Les déclarations israéliennes, jugées provocatrices, ont exacerbé les tensions en mettant en avant les capacités militaires égyptiennes. Selon des analystes, l’objectif serait de perturber les plans du Caire pour Gaza et de promouvoir une solution arabe alternative aux initiatives américaines, perçues comme favorisant un déplacement de la population palestinienne. Parallèlement, cette exagération des forces égyptiennes semble trouver un écho au Caire, où une campagne médiatique célèbre le rôle du président Abdel Fattah al-Sisi dans le dossier palestinien.

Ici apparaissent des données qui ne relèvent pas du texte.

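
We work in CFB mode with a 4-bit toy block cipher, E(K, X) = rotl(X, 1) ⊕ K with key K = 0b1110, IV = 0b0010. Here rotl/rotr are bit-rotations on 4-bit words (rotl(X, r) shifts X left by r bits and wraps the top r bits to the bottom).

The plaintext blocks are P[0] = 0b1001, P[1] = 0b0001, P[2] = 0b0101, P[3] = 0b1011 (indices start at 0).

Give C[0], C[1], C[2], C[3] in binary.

C[0] = 0b0011, C[1] = 0b1001, C[2] = 0b1000, C[3] = 0b0100

CFB encryption: C_i = P_i ⊕ E(K, C_{i−1}), with C_{−1} = IV.
C[0]: E(K, 0b0010) = 0b1010; 0b1001 ⊕ 0b1010 = 0b0011.
C[1]: E(K, 0b0011) = 0b1000; 0b0001 ⊕ 0b1000 = 0b1001.
C[2]: E(K, 0b1001) = 0b1101; 0b0101 ⊕ 0b1101 = 0b1000.
C[3]: E(K, 0b1000) = 0b1111; 0b1011 ⊕ 0b1111 = 0b0100.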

Les propos du chef d’état-major israélien Herzi Halevi, ont particulièrement retenu l’attention. Lors d’un discours à Holon devant des officiers diplômés, il a qualifié l’armée égyptienne de « menace sécuritaire pouvant basculer en un instant », soulignant son équipement moderne (avions, sous-marins, missiles, chars). « Ce n’est pas une priorité actuelle, mais nous devons en être conscients », a-t-il ajouté, dans un contexte où l’Égypte s’apprêtait à relancer les négociations entre Israël et le Hamas sur les échanges de prisonniers.
Le Caire n’a pas officiellement réagi à ces déclarations, un silence interprété comme une tactique pour éviter de détourner l’attention du cessez-le-feu à Gaza. Pour Ahmed Fouad Anwar, expert en affaires israéliennes, Israël chercherait à préparer l’opinion à une éventuelle attaque préventive contre l’Égypte, tout en compensant la perte de confiance interne causée par les échecs du 7 octobre (« Opération Déluge d’Al-Aqsa »).
La rhétorique israélienne coïncide avec une mise en scène de la puissance militaire égyptienne. Le 11 février, la chaîne Al Arabiya a relayé une vidéo présentée comme une « mobilisation » dans le Sinaï, en réalité issue d’un défilé policier datant de janvier. Les références répétées d’Israël au maintien de son contrôle sur le corridor de Philadelphie (zone frontalière entre Gaza et l’Égypte) alimentent les craintes d’une escalade. Pour Le Caire, ces déclarations visent à légitimer une présence israélienne prolongée dans la région, tout en évitant un règlement global du conflit.